The contest was this- I would get three chances to make a shot from the top of the tip-off circle at center court. So I’m, basically to make a very long three pointer (the three pointer, of course not as yet, a part of the game), a difficult feat for anyone, but astronomically more difficult for Mrs. Riggs’ seventh grader who hadn’t hit any sort of growth streak and stood all of four feet tall. I looked more like a third or fourth grader than a budding teen. “This contest is rigged”, I thought, “they just picked the smallest guy in the building, so the prize is safe until the next game.”
The prize was the use of a new 1977 Ford Bronco, not a new Ford Bronco, mind you, but a year’s lease of a new 1977 Ford Bronco. Being too young to drive or even to safely reach the petals, the prize was kind of a moot point to me. This wasn’t going to be about winning a prize; this was going to be about not looking like an idiot in front of 12,000 people. No wait, are those national TV cameras? The sweat ran colder. For an added bonus both teams had emerged from their respective locker rooms and stood on the sidelines and were watching.
I was led to center court, the sea of people surrounding me in the stands was dwarfing. Dave Twardzick catches my eye and gives me a thumbs up. I was not comforted.
The crowd quieted some as I was handed the ball for my first shot. And…….Air ball-way air ball-The ball coming down at the free-throw line.
The “Ahs” from the masses were mixed with discernible laughter.

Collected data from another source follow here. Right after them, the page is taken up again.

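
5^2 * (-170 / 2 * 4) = -8500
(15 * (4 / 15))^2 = 16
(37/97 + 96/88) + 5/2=8477/2134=3.97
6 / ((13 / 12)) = 5.54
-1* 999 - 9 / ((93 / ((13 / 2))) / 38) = -31710 / 31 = -1022.90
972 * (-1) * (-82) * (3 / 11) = 239112 / 11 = 21737.45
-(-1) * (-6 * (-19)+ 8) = 122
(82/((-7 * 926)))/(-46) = 41/149086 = 0.00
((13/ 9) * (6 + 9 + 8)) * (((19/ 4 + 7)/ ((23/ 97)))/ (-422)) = -59267/ 15192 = -3.90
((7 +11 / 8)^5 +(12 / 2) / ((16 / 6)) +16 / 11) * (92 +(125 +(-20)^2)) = 9164122978841 / 360448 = 25424258.09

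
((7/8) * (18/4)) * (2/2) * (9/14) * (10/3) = 135/16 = 8.44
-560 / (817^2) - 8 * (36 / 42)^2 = -192264272 / 32706961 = -5.88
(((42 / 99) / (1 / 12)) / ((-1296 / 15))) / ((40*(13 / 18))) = -7 / 3432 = -0.00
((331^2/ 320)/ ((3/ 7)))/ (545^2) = 766927/ 285144000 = 0.00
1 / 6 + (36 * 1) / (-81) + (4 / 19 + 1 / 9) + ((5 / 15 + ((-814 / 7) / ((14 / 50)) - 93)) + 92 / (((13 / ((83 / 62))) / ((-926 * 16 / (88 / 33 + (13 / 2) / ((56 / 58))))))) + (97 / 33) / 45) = -15442.31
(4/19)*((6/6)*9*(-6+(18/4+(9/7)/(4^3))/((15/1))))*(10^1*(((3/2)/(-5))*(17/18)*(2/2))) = 30.59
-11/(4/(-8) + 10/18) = -198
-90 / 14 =-45 / 7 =-6.43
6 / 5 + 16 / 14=82 / 35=2.34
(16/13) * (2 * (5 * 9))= 1440/13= 110.77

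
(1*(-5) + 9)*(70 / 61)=280 / 61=4.59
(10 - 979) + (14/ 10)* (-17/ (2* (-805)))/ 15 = -969.00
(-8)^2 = 64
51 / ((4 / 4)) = 51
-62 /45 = -1.38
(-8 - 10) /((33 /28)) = -168 /11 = -15.27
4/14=2/7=0.29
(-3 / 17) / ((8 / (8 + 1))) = -0.20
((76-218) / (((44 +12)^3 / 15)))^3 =-1207949625 / 677021181018112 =-0.00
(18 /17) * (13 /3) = 78 /17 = 4.59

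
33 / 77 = 3 / 7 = 0.43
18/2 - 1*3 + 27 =33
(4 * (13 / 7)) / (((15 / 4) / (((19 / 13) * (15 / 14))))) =152 / 49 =3.10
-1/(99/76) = -76/99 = -0.77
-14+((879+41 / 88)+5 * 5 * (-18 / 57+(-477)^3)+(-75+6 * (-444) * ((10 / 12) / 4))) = -4536609338901 / 1672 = -2713283097.43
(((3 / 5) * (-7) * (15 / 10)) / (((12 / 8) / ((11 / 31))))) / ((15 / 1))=-77 / 775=-0.10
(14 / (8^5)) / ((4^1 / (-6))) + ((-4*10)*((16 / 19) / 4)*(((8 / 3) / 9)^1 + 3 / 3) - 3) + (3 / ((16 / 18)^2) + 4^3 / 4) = 98843627 / 16809984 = 5.88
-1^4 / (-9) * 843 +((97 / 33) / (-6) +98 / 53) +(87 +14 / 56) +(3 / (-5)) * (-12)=19883593 / 104940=189.48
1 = 1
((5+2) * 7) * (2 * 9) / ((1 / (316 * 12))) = 3344544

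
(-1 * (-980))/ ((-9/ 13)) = -12740/ 9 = -1415.56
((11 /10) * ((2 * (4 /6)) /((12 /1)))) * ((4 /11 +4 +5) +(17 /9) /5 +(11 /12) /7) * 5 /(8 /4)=136831 /45360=3.02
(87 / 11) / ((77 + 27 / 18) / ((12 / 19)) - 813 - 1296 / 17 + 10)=-35496 / 3388187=-0.01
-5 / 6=-0.83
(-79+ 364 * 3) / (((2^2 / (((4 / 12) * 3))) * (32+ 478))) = 1013 / 2040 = 0.50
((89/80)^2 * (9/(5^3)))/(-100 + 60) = -71289/32000000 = -0.00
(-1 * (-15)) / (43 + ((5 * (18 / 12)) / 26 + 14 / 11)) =0.34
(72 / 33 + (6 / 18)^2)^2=51529 / 9801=5.26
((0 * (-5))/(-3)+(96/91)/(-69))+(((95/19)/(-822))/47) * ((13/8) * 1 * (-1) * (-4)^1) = -2608621/161721924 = -0.02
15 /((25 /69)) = 207 /5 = 41.40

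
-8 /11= -0.73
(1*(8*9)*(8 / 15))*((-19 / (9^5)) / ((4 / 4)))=-1216 / 98415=-0.01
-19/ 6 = -3.17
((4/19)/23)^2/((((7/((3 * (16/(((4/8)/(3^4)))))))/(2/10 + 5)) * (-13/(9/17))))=-2239488/113626555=-0.02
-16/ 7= -2.29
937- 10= 927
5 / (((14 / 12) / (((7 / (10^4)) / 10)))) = 3 / 10000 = 0.00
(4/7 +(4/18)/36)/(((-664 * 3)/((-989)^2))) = -640669255/2258928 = -283.62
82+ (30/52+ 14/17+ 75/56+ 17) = 1259131/12376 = 101.74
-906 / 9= -302 / 3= -100.67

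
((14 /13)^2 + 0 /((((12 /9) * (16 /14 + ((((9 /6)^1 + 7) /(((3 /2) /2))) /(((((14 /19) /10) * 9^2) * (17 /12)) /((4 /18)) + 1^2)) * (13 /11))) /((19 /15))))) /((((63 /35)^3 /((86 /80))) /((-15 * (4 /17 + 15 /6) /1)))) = -8164625 /930852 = -8.77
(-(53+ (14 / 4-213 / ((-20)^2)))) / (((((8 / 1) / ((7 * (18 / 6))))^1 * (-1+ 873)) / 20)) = -470127 / 139520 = -3.37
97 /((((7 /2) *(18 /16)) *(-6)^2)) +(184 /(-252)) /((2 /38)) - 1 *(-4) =-5210 /567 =-9.19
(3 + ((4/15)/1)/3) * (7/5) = 973/225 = 4.32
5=5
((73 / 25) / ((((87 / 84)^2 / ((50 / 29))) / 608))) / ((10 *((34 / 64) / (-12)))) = -6445.56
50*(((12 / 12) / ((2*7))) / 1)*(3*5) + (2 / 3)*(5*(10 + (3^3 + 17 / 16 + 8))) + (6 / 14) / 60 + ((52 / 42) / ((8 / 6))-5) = 170561 / 840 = 203.05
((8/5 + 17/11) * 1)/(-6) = -173/330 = -0.52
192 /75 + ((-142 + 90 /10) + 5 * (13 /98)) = -317953 /2450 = -129.78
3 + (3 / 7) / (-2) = 2.79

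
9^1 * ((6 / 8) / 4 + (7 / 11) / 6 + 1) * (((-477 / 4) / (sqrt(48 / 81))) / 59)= -2932119 * sqrt(3) / 166144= -30.57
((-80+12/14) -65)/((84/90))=-15135/98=-154.44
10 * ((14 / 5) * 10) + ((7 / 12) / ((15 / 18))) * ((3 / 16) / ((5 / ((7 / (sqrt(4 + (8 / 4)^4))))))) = 147 * sqrt(5) / 8000 + 280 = 280.04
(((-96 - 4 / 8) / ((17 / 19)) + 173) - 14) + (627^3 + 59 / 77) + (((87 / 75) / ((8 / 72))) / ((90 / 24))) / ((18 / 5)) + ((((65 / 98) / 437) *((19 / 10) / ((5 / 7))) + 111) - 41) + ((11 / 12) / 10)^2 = 106864341344377619 / 433540800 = 246492005.70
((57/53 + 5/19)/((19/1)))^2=1817104/366071689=0.00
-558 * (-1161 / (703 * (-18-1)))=-647838 / 13357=-48.50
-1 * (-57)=57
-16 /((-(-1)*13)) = -16 /13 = -1.23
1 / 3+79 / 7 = 244 / 21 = 11.62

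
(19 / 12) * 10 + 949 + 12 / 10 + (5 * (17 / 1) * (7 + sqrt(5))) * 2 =170 * sqrt(5) + 64681 / 30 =2536.16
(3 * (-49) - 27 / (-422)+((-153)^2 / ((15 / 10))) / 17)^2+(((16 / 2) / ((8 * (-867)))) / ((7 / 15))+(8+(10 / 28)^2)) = 749679433459079 / 1260923762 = 594547.79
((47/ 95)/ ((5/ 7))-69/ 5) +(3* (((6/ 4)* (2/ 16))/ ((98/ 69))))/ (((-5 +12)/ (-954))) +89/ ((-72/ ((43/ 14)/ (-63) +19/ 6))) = -14978374153/ 211150800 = -70.94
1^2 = 1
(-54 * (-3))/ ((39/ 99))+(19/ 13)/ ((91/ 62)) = 487664/ 1183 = 412.23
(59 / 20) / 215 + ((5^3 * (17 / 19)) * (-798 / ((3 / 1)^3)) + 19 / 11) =-1406433859 / 425700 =-3303.81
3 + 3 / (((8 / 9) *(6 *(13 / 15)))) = 759 / 208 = 3.65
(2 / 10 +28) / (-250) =-141 / 1250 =-0.11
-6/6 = -1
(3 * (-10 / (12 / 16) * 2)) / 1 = -80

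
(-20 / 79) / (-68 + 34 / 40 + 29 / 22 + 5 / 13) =57200 / 14787141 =0.00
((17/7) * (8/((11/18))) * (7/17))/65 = 144/715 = 0.20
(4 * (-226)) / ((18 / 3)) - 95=-245.67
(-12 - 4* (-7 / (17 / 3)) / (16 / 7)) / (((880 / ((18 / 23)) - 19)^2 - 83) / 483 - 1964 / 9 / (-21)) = -26173287 / 6758004968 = -0.00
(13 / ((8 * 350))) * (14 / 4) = 13 / 800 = 0.02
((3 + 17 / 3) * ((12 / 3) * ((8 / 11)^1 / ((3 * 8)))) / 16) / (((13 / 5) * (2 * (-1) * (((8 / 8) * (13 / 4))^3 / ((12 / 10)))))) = -0.00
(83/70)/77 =83/5390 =0.02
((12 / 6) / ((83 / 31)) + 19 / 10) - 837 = -834.35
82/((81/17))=1394/81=17.21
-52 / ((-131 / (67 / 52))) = 67 / 131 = 0.51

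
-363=-363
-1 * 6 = -6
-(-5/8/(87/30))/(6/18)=75/116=0.65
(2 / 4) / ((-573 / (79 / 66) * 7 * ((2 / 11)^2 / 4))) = -869 / 48132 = -0.02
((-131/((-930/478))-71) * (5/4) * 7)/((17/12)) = -11942/527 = -22.66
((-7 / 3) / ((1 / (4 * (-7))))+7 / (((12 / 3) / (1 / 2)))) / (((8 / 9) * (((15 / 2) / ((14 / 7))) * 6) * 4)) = 1589 / 1920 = 0.83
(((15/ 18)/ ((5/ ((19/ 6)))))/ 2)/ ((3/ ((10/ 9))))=95/ 972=0.10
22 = 22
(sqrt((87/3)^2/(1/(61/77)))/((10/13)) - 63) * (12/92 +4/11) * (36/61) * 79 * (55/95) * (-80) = 1791720000/26657 - 1072188000 * sqrt(4697)/2052589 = 31414.18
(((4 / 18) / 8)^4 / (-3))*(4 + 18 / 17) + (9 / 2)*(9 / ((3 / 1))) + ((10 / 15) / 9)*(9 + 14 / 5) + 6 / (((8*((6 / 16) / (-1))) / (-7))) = 6076337257 / 214151040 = 28.37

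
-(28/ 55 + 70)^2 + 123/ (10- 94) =-421212777/ 84700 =-4973.00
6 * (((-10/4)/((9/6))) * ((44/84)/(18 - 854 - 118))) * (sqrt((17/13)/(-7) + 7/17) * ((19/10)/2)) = 209 * sqrt(134589)/30992598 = 0.00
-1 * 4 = -4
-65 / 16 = -4.06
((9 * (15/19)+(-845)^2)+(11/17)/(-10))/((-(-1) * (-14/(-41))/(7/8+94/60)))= 9235288032461/1808800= 5105754.11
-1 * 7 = -7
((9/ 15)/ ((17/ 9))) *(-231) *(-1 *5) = 6237/ 17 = 366.88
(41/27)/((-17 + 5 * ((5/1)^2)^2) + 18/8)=164/335907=0.00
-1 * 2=-2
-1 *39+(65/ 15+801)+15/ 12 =9211/ 12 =767.58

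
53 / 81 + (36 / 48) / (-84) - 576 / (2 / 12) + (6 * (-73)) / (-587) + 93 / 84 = -18390806135 / 5325264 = -3453.50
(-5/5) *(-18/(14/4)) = 36/7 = 5.14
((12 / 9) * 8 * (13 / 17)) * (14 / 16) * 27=3276 / 17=192.71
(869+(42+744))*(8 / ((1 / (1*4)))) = 52960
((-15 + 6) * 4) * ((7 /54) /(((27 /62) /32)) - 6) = -10280 /81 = -126.91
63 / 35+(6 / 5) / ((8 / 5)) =51 / 20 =2.55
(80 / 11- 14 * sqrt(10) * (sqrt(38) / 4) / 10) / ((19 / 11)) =80 / 19- 77 * sqrt(95) / 190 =0.26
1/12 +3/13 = 49/156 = 0.31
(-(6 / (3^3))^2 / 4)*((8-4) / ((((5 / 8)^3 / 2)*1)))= -4096 / 10125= -0.40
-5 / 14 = -0.36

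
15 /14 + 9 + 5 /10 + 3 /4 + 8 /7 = 349 /28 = 12.46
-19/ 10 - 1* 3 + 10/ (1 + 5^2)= -587/ 130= -4.52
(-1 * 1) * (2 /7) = -0.29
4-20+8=-8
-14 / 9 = -1.56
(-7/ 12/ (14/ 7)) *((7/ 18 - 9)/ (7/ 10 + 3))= 5425/ 7992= 0.68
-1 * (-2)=2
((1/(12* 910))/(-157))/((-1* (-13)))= -1/22287720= -0.00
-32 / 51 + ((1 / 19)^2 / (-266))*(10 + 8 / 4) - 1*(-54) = 130691080 / 2448663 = 53.37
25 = 25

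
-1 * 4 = -4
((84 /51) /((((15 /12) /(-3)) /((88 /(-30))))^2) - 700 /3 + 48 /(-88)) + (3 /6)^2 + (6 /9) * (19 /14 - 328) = -3630117053 /9817500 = -369.76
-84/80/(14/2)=-3/20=-0.15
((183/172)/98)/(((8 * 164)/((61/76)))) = 11163/1680745472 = 0.00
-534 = -534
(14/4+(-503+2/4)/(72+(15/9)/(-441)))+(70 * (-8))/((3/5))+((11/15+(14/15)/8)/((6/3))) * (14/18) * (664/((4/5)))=-2271570917/3429036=-662.45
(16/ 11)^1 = 16/ 11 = 1.45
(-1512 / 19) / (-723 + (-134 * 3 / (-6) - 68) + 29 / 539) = 271656 / 2471311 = 0.11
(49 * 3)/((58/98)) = 7203/29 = 248.38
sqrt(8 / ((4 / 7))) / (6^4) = sqrt(14) / 1296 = 0.00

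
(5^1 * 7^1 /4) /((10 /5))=35 /8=4.38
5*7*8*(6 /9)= 560 /3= 186.67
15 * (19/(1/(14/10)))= 399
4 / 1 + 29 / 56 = 253 / 56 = 4.52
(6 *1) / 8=3 / 4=0.75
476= 476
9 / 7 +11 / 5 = 122 / 35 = 3.49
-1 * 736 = -736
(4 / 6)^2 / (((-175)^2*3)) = 4 / 826875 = 0.00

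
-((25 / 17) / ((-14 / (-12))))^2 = -1.59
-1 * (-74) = 74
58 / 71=0.82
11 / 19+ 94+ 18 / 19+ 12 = 2043 / 19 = 107.53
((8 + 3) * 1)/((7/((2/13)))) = 22/91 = 0.24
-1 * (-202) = 202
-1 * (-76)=76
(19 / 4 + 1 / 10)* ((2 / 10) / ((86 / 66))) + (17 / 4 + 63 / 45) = 6874 / 1075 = 6.39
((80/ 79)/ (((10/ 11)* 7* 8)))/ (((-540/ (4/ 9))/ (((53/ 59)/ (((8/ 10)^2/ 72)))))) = -2915/ 1761858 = -0.00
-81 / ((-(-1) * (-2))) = 81 / 2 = 40.50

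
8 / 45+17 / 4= 797 / 180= 4.43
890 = 890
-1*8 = -8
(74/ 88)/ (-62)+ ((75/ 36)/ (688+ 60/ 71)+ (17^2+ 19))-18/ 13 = 306.60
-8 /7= -1.14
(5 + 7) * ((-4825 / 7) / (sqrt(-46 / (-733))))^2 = 102388188750 / 1127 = 90850211.85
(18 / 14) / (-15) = -3 / 35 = -0.09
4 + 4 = 8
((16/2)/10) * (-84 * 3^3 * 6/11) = -54432/55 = -989.67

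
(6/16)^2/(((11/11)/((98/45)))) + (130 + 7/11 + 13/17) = 3940683/29920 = 131.71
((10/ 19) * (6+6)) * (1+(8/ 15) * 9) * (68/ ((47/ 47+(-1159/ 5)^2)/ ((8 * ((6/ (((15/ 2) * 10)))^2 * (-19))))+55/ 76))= -0.05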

Shot number two was also an air ball, but closer, the ball landing, this time, in the middle of the key.
For the final shot I geared up and threw the ball as hard as I possibly could, over and behind my head, like a caveman throwing a boulder. The ball left my hands clean and strong. The crowd really hushed as the ball arced towards the bucket, clanging at the end, off the front of the hoop’s rim.
The crowd erupted for me anyway and a handful of players from each team walked to center court to congratulate me. Jabbar mussed my hair, Lucas somehow found a way to shake my tiny mitts with his impossibly large hands, and Twardzik said, “Wow! That was really close.”
So I didn’t get the use of a Ford Bronco for a year, but the consolation prize was far better as I was handed about the biggest Hickory Farms gift pack that I’d ever seen.
Back at my seat my Dad actually sprung for cokes as we gorged on crackers, beef stick, weird mustard and cheese, and watched the home team win the Western Conference.